Correlation Between Multi Index and Multimanager Lifestyle
Can any of the company-specific risk be diversified away by investing in both Multi Index and Multimanager Lifestyle at the same time? Although using a correlation coefficient on its own may not help to predict future stock returns, this module helps to understand the diversifiable risk of combining Multi Index and Multimanager Lifestyle into the same portfolio, which is an essential part of the fundamental portfolio management process.
By analyzing existing cross correlation between Multi Index 2025 Lifetime and Multimanager Lifestyle Aggressive, you can compare the effects of market volatilities on Multi Index and Multimanager Lifestyle and check how they will diversify away market risk if combined in the same portfolio for a given time horizon. You can also utilize pair trading strategies of matching a long position in Multi Index with a short position of Multimanager Lifestyle. Check out your portfolio center. Please also check ongoing floating volatility patterns of Multi Index and Multimanager Lifestyle.
Diversification Opportunities for Multi Index and Multimanager Lifestyle
0.64 | Correlation Coefficient |
Poor diversification
The 3 months correlation between Multi and Multimanager is 0.64. Overlapping area represents the amount of risk that can be diversified away by holding Multi Index 2025 Lifetime and Multimanager Lifestyle Aggress in the same portfolio, assuming nothing else is changed. The correlation between historical prices or returns on Multimanager Lifestyle and Multi Index is a relative statistical measure of the degree to which these equity instruments tend to move together. The correlation coefficient measures the extent to which returns on Multi Index 2025 Lifetime are associated (or correlated) with Multimanager Lifestyle. Values of the correlation coefficient range from -1 to +1, where. The correlation of zero (0) is possible when the price movement of Multimanager Lifestyle has no effect on the direction of Multi Index i.e., Multi Index and Multimanager Lifestyle go up and down completely randomly.
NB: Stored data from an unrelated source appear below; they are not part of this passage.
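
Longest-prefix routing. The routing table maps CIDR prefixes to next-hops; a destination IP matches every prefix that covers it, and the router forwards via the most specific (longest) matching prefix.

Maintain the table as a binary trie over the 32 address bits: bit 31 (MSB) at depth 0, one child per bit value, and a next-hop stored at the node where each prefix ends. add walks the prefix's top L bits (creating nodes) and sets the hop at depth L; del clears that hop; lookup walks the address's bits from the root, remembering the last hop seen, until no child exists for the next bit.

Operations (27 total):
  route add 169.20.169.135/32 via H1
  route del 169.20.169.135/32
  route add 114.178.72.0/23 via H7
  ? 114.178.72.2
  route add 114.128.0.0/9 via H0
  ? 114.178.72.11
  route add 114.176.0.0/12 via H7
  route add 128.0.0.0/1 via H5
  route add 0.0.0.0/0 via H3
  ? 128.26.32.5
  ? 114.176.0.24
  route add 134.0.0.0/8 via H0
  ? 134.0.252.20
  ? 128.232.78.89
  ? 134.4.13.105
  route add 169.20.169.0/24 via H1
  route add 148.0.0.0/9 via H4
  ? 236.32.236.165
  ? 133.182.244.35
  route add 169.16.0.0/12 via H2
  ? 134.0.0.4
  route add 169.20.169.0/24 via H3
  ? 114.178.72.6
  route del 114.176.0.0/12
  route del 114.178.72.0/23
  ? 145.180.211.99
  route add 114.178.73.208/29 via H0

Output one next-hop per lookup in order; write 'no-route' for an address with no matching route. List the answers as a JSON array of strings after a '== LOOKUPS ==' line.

Trace:
  + 169.20.169.135/32 (H1) depth=32
  del 169.20.169.135/32 (clear depth 32)
  + 114.178.72.0/23 (H7) depth=23
  lookup 114.178.72.2: bits 01110010101100100100100 walk d0:-→d1:-→d2:-→d3:-→d4:-→d5:-→d6:-→d7:-→d8:-→d9:-→d10:-→d11:-→d12:-→d13:-→d14:-→d15:-→d16:-→d17:-→d18:-→d19:-→d20:-→d21:-→d22:-→d23:H7 -> H7
  + 114.128.0.0/9 (H0) depth=9
  lookup 114.178.72.11: bits 01110010101100100100100 walk d0:-→d1:-→d2:-→d3:-→d4:-→d5:-→d6:-→d7:-→d8:-→d9:H0→d10:-→d11:-→d12:-→d13:-→d14:-→d15:-→d16:-→d17:-→d18:-→d19:-→d20:-→d21:-→d22:-→d23:H7 -> H7
  + 114.176.0.0/12 (H7) depth=12
  + 128.0.0.0/1 (H5) depth=1
  + 0.0.0.0/0 (H3) depth=0
  lookup 128.26.32.5: bits 10 walk d0:H3→d1:H5→d2:- -> H5
  lookup 114.176.0.24: bits 01110010101100 walk d0:H3→d1:-→d2:-→d3:-→d4:-→d5:-→d6:-→d7:-→d8:-→d9:H0→d10:-→d11:-→d12:H7→d13:-→d14:- -> H7
  + 134.0.0.0/8 (H0) depth=8
  lookup 134.0.252.20: bits 10000110 walk d0:H3→d1:H5→d2:-→d3:-→d4:-→d5:-→d6:-→d7:-→d8:H0 -> H0
  lookup 128.232.78.89: bits 10000 walk d0:H3→d1:H5→d2:-→d3:-→d4:-→d5:- -> H5
  lookup 134.4.13.105: bits 10000110 walk d0:H3→d1:H5→d2:-→d3:-→d4:-→d5:-→d6:-→d7:-→d8:H0 -> H0
  + 169.20.169.0/24 (H1) depth=24
  + 148.0.0.0/9 (H4) depth=9
  lookup 236.32.236.165: bits 1 walk d0:H3→d1:H5 -> H5
  lookup 133.182.244.35: bits 100001 walk d0:H3→d1:H5→d2:-→d3:-→d4:-→d5:-→d6:- -> H5
  + 169.16.0.0/12 (H2) depth=12
  lookup 134.0.0.4: bits 10000110 walk d0:H3→d1:H5→d2:-→d3:-→d4:-→d5:-→d6:-→d7:-→d8:H0 -> H0
  + 169.20.169.0/24 (H3) depth=24
  lookup 114.178.72.6: bits 01110010101100100100100 walk d0:H3→d1:-→d2:-→d3:-→d4:-→d5:-→d6:-→d7:-→d8:-→d9:H0→d10:-→d11:-→d12:H7→d13:-→d14:-→d15:-→d16:-→d17:-→d18:-→d19:-→d20:-→d21:-→d22:-→d23:H7 -> H7
  del 114.176.0.0/12 (clear depth 12)
  del 114.178.72.0/23 (clear depth 23)
  lookup 145.180.211.99: bits 10010 walk d0:H3→d1:H5→d2:-→d3:-→d4:-→d5:- -> H5
  + 114.178.73.208/29 (H0) depth=29

== LOOKUPS ==
["H7","H7","H5","H7","H0","H5","H0","H5","H5","H0","H7","H5"]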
Pair Corralation between Multi Index and Multimanager Lifestyle
Assuming the 90 days horizon Multi Index 2025 Lifetime is expected to under-perform the Multimanager Lifestyle. But the mutual fund apears to be less risky and, when comparing its historical volatility, Multi Index 2025 Lifetime is 1.68 times less risky than Multimanager Lifestyle. The mutual fund trades about -0.07 of its potential returns per unit of risk. The Multimanager Lifestyle Aggressive is currently generating about -0.02 of returns per unit of risk over similar time horizon. If you would invest 1,499 in Multimanager Lifestyle Aggressive on September 22, 2024 and sell it today you would lose (15.00) from holding Multimanager Lifestyle Aggressive or give up 1.0% of portfolio value over 90 days.
Time Period | 3 Months [change] |
Direction | Moves Together |
Strength | Significant |
Accuracy | 98.46% |
Values | Daily Returns |
Multi Index 2025 Lifetime vs. Multimanager Lifestyle Aggress
Performance |
Timeline |
Multi Index 2025 |
Multimanager Lifestyle |
Multi Index and Multimanager Lifestyle Volatility Contrast
Predicted Return Density |
Returns |
Pair Trading with Multi Index and Multimanager Lifestyle
The main advantage of trading using opposite Multi Index and Multimanager Lifestyle positions is that it hedges away some unsystematic risk. Because of two separate transactions, even if Multi Index position performs unexpectedly, Multimanager Lifestyle can make up some of the losses. Pair trading also minimizes risk from directional movements in the market. For example, if an entire industry or sector drops because of unexpected headlines, the short position in Multimanager Lifestyle will offset losses from the drop in Multimanager Lifestyle's long position.Multi Index vs. Regional Bank Fund | Multi Index vs. Regional Bank Fund | Multi Index vs. Multimanager Lifestyle Moderate | Multi Index vs. Multimanager Lifestyle Balanced |
Check out your portfolio center.Note that this page's information should be used as a complementary analysis to find the right mix of equity instruments to add to your existing portfolios or create a brand new portfolio. You can also try the Pair Correlation module to compare performance and examine fundamental relationship between any two equity instruments.